Burr Trail Road heading toward the very upper reaches of Lake Powell, barely visible as a blue patch in the center of the photo.
Our plan had been to take the ferry across Lake Powell at Hall’s Crossing, but it is down for repairs until May 16, so we had to go around through Bullfrog/Ticabo.
A rude welcome back to “civilization” – rows of houseboats in dry storage at Ticabo. Gas was $3.19 per gallon, as compared to $2.90 in Blanding 100 miles away. Although I find motor boating on Lake Powell a waste of vacation time, I am pleased others flock to the reservoir and stay out of my backcountry.
About a hundred miles of this type of open country…
…brought us to Natural Bridges National Monument home of three large natural bridges formed in the Cedar Mesa Sandstone.
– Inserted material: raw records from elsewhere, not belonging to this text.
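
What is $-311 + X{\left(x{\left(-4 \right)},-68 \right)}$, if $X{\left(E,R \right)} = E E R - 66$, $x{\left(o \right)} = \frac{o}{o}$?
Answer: $-445$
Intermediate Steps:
$x{\left(o \right)} = 1$
$X{\left(E,R \right)} = -66 + R E^{2}$ ($X{\left(E,R \right)} = E^{2} R - 66 = R E^{2} - 66 = -66 + R E^{2}$)
$-311 + X{\left(x{\left(-4 \right)},-68 \right)} = -311 - \left(66 + 68 \cdot 1^{2}\right) = -311 - 134 = -445$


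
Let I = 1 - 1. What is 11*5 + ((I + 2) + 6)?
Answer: 63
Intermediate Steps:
I = 0
11*5 + ((I + 2) + 6) = 11*5 + ((0 + 2) + 6) = 55 + (2 + 6) = 55 + 8 = 63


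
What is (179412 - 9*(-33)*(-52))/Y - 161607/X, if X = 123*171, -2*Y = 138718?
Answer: -4885879619/486275949 ≈ -10.048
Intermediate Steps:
Y = -69359 (Y = -½*138718 = -69359)
X = 21033
(179412 - 9*(-33)*(-52))/Y - 161607/X = (179412 - 9*(-33)*(-52))/(-69359) - 161607/21033 = (179412 + 297*(-52))*(-1/69359) - 161607*1/21033 = (179412 - 15444)*(-1/69359) - 53869/7011 = 163968*(-1/69359) - 53869/7011 = -163968/69359 - 53869/7011 = -4885879619/486275949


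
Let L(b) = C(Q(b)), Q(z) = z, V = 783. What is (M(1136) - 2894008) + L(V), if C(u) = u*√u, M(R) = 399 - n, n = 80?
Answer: -2893689 + 2349*√87 ≈ -2.8718e+6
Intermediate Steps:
M(R) = 319 (M(R) = 399 - 1*80 = 399 - 80 = 319)
C(u) = u^(3/2)
L(b) = b^(3/2)
(M(1136) - 2894008) + L(V) = (319 - 2894008) + 783^(3/2) = -2893689 + 2349*√87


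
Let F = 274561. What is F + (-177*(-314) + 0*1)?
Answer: 330139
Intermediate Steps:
F + (-177*(-314) + 0*1) = 274561 + (-177*(-314) + 0*1) = 274561 + (55578 + 0) = 274561 + 55578 = 330139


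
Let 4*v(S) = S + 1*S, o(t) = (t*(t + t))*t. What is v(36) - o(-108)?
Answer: 2519442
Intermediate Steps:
o(t) = 2*t**3 (o(t) = (t*(2*t))*t = (2*t**2)*t = 2*t**3)
v(S) = S/2 (v(S) = (S + 1*S)/4 = (S + S)/4 = (2*S)/4 = S/2)
v(36) - o(-108) = (1/2)*36 - 2*(-108)**3 = 18 - 2*(-1259712) = 18 - 1*(-2519424) = 18 + 2519424 = 2519442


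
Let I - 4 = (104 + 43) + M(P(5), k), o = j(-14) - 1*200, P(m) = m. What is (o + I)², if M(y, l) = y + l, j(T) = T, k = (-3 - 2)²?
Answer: 1089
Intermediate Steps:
k = 25 (k = (-5)² = 25)
M(y, l) = l + y
o = -214 (o = -14 - 1*200 = -14 - 200 = -214)
I = 181 (I = 4 + ((104 + 43) + (25 + 5)) = 4 + (147 + 30) = 4 + 177 = 181)
(o + I)² = (-214 + 181)² = (-33)² = 1089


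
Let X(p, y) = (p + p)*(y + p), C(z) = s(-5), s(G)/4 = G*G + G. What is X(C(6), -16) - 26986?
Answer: -16746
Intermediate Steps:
s(G) = 4*G + 4*G**2 (s(G) = 4*(G*G + G) = 4*(G**2 + G) = 4*(G + G**2) = 4*G + 4*G**2)
C(z) = 80 (C(z) = 4*(-5)*(1 - 5) = 4*(-5)*(-4) = 80)
X(p, y) = 2*p*(p + y) (X(p, y) = (2*p)*(p + y) = 2*p*(p + y))
X(C(6), -16) - 26986 = 2*80*(80 - 16) - 26986 = 2*80*64 - 26986 = 10240 - 26986 = -16746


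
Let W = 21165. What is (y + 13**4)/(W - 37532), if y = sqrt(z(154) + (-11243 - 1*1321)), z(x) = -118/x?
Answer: -2197/1259 - I*sqrt(74496499)/1260259 ≈ -1.745 - 0.0068487*I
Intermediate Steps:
y = I*sqrt(74496499)/77 (y = sqrt(-118/154 + (-11243 - 1*1321)) = sqrt(-118*1/154 + (-11243 - 1321)) = sqrt(-59/77 - 12564) = sqrt(-967487/77) = I*sqrt(74496499)/77 ≈ 112.09*I)
(y + 13**4)/(W - 37532) = (I*sqrt(74496499)/77 + 13**4)/(21165 - 37532) = (I*sqrt(74496499)/77 + 28561)/(-16367) = (28561 + I*sqrt(74496499)/77)*(-1/16367) = -2197/1259 - I*sqrt(74496499)/1260259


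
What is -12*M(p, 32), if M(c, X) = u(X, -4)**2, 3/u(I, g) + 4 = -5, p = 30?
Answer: -4/3 ≈ -1.3333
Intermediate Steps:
u(I, g) = -1/3 (u(I, g) = 3/(-4 - 5) = 3/(-9) = 3*(-1/9) = -1/3)
M(c, X) = 1/9 (M(c, X) = (-1/3)**2 = 1/9)
-12*M(p, 32) = -12*1/9 = -4/3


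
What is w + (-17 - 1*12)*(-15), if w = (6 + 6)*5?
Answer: 495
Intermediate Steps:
w = 60 (w = 12*5 = 60)
w + (-17 - 1*12)*(-15) = 60 + (-17 - 1*12)*(-15) = 60 + (-17 - 12)*(-15) = 60 - 29*(-15) = 60 + 435 = 495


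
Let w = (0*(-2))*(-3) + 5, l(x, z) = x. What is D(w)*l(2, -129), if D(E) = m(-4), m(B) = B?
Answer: -8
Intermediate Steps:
w = 5 (w = 0*(-3) + 5 = 0 + 5 = 5)
D(E) = -4
D(w)*l(2, -129) = -4*2 = -8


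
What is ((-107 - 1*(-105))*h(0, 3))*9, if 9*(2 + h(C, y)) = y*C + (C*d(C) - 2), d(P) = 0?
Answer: 40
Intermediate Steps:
h(C, y) = -20/9 + C*y/9 (h(C, y) = -2 + (y*C + (C*0 - 2))/9 = -2 + (C*y + (0 - 2))/9 = -2 + (C*y - 2)/9 = -2 + (-2 + C*y)/9 = -2 + (-2/9 + C*y/9) = -20/9 + C*y/9)
((-107 - 1*(-105))*h(0, 3))*9 = ((-107 - 1*(-105))*(-20/9 + (⅑)*0*3))*9 = ((-107 + 105)*(-20/9 + 0))*9 = -2*(-20/9)*9 = (40/9)*9 = 40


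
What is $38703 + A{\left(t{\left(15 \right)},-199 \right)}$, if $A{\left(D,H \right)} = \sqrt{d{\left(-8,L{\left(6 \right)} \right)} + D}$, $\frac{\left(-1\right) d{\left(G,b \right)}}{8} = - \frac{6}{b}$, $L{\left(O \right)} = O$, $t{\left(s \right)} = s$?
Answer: $38703 + \sqrt{23} \approx 38708.0$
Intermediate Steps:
$d{\left(G,b \right)} = \frac{48}{b}$ ($d{\left(G,b \right)} = - 8 \left(- \frac{6}{b}\right) = \frac{48}{b}$)
$A{\left(D,H \right)} = \sqrt{8 + D}$ ($A{\left(D,H \right)} = \sqrt{\frac{48}{6} + D} = \sqrt{48 \cdot \frac{1}{6} + D} = \sqrt{8 + D}$)
$38703 + A{\left(t{\left(15 \right)},-199 \right)} = 38703 + \sqrt{8 + 15} = 38703 + \sqrt{23}$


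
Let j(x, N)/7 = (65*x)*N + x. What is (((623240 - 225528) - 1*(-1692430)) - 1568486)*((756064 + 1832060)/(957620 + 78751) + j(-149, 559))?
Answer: -975666875842790624/49351 ≈ -1.9770e+13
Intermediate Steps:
j(x, N) = 7*x + 455*N*x (j(x, N) = 7*((65*x)*N + x) = 7*(65*N*x + x) = 7*(x + 65*N*x) = 7*x + 455*N*x)
(((623240 - 225528) - 1*(-1692430)) - 1568486)*((756064 + 1832060)/(957620 + 78751) + j(-149, 559)) = (((623240 - 225528) - 1*(-1692430)) - 1568486)*((756064 + 1832060)/(957620 + 78751) + 7*(-149)*(1 + 65*559)) = ((397712 + 1692430) - 1568486)*(2588124/1036371 + 7*(-149)*(1 + 36335)) = (2090142 - 1568486)*(2588124*(1/1036371) + 7*(-149)*36336) = 521656*(123244/49351 - 37898448) = 521656*(-1870326184004/49351) = -975666875842790624/49351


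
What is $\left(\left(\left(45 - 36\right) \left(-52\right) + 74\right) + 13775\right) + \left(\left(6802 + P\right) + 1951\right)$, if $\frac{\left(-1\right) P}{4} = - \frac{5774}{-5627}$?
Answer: $\frac{124524922}{5627} \approx 22130.0$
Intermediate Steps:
$P = - \frac{23096}{5627}$ ($P = - 4 \left(- \frac{5774}{-5627}\right) = - 4 \left(\left(-5774\right) \left(- \frac{1}{5627}\right)\right) = \left(-4\right) \frac{5774}{5627} = - \frac{23096}{5627} \approx -4.1045$)
$\left(\left(\left(45 - 36\right) \left(-52\right) + 74\right) + 13775\right) + \left(\left(6802 + P\right) + 1951\right) = \left(\left(\left(45 - 36\right) \left(-52\right) + 74\right) + 13775\right) + \left(\left(6802 - \frac{23096}{5627}\right) + 1951\right) = \left(\left(9 \left(-52\right) + 74\right) + 13775\right) + \left(\frac{38251758}{5627} + 1951\right) = \left(\left(-468 + 74\right) + 13775\right) + \frac{49230035}{5627} = \left(-394 + 13775\right) + \frac{49230035}{5627} = 13381 + \frac{49230035}{5627} = \frac{124524922}{5627}$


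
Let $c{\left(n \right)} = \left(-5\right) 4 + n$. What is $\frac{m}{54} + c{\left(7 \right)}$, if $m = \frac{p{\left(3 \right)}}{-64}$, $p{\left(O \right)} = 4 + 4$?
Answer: $- \frac{5617}{432} \approx -13.002$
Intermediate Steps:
$c{\left(n \right)} = -20 + n$
$p{\left(O \right)} = 8$
$m = - \frac{1}{8}$ ($m = \frac{8}{-64} = 8 \left(- \frac{1}{64}\right) = - \frac{1}{8} \approx -0.125$)
$\frac{m}{54} + c{\left(7 \right)} = \frac{1}{54} \left(- \frac{1}{8}\right) + \left(-20 + 7\right) = \frac{1}{54} \left(- \frac{1}{8}\right) - 13 = - \frac{1}{432} - 13 = - \frac{5617}{432}$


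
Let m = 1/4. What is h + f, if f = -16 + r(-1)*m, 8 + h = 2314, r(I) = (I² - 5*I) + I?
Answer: 9165/4 ≈ 2291.3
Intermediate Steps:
m = ¼ ≈ 0.25000
r(I) = I² - 4*I
h = 2306 (h = -8 + 2314 = 2306)
f = -59/4 (f = -16 - (-4 - 1)*(¼) = -16 - 1*(-5)*(¼) = -16 + 5*(¼) = -16 + 5/4 = -59/4 ≈ -14.750)
h + f = 2306 - 59/4 = 9165/4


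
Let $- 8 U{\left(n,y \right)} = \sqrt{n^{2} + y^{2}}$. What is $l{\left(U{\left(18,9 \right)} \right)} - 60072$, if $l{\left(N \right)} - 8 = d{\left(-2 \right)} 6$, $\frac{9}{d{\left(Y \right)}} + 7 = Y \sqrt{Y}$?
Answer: $\frac{2 \left(- 60064 \sqrt{2} + 210251 i\right)}{- 7 i + 2 \sqrt{2}} \approx -60071.0 + 2.6796 i$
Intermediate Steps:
$d{\left(Y \right)} = \frac{9}{-7 + Y^{\frac{3}{2}}}$ ($d{\left(Y \right)} = \frac{9}{-7 + Y \sqrt{Y}} = \frac{9}{-7 + Y^{\frac{3}{2}}}$)
$U{\left(n,y \right)} = - \frac{\sqrt{n^{2} + y^{2}}}{8}$
$l{\left(N \right)} = 8 + \frac{54}{-7 - 2 i \sqrt{2}}$ ($l{\left(N \right)} = 8 + \frac{9}{-7 + \left(-2\right)^{\frac{3}{2}}} \cdot 6 = 8 + \frac{9}{-7 - 2 i \sqrt{2}} \cdot 6 = 8 + \frac{54}{-7 - 2 i \sqrt{2}}$)
$l{\left(U{\left(18,9 \right)} \right)} - 60072 = \left(\frac{26}{19} + \frac{36 i \sqrt{2}}{19}\right) - 60072 = - \frac{1141342}{19} + \frac{36 i \sqrt{2}}{19}$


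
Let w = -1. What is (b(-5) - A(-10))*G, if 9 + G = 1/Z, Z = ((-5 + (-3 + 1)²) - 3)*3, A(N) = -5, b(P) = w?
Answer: -109/3 ≈ -36.333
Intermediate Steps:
b(P) = -1
Z = -12 (Z = ((-5 + (-2)²) - 3)*3 = ((-5 + 4) - 3)*3 = (-1 - 3)*3 = -4*3 = -12)
G = -109/12 (G = -9 + 1/(-12) = -9 - 1/12 = -109/12 ≈ -9.0833)
(b(-5) - A(-10))*G = (-1 - 1*(-5))*(-109/12) = (-1 + 5)*(-109/12) = 4*(-109/12) = -109/3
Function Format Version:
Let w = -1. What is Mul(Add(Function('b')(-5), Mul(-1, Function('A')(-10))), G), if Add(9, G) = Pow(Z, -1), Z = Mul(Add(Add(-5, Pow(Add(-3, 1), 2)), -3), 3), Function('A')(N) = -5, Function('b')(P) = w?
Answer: Rational(-109, 3) ≈ -36.333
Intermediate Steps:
Function('b')(P) = -1
Z = -12 (Z = Mul(Add(Add(-5, Pow(-2, 2)), -3), 3) = Mul(Add(Add(-5, 4), -3), 3) = Mul(Add(-1, -3), 3) = Mul(-4, 3) = -12)
G = Rational(-109, 12) (G = Add(-9, Pow(-12, -1)) = Add(-9, Rational(-1, 12)) = Rational(-109, 12) ≈ -9.0833)
Mul(Add(Function('b')(-5), Mul(-1, Function('A')(-10))), G) = Mul(Add(-1, Mul(-1, -5)), Rational(-109, 12)) = Mul(Add(-1, 5), Rational(-109, 12)) = Mul(4, Rational(-109, 12)) = Rational(-109, 3)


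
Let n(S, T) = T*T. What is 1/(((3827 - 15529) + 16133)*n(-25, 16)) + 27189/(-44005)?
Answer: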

Since it was late in the day and the campground was full, (meaning we would have to drive on farther to find a camp spot for the night) we just did the auto loop and took pictures from the overlooks. Not the experience I had hoped for since last time I was here nearly 20 years ago, I didn’t have time to hike down to the bridges either, but hiking remote and challenging Brimhall Arch was so much more exciting than the hikes in the monument would have been anyway, so I still win.
We earned another win by stopping to camp in Comb Wash.
Comb Ridge is an 80-mile long exposed monocline.
Another spectacular campsite, this one in the shadows of Comb Ridge and only a half mile off the highway, but still so much more peaceful than an RV park.
The campsite was surrounded by some of the largest Cottonwood trees I had ever seen.
The trees provided some privacy for a chilly but much needed solar shower.
Clean and dry, we enjoyed our last night off the grid with cocktails and delicious-‘cause-we-were-hungry veggie chili from a can. Tomorrow we would head for Cortez, Colorado to meet friends for a mountain bike race. The last few days of this this vacation were soul soothing, sole pounding, and
so amazing. A fitting “Lucy’s 20th Anniversary of Living in Utah” Tour of of Wild Southern Utah.
Reference:
Morris, T.H., Manning, V.W., Ritter, Scott M., 2010, Geology of Capitol Reef National Park, Utah,
in Geology of Utah's Parks and Monuments; Sprinkle, D.A., Chidsey, T. C., and Anderson, P.B, editors.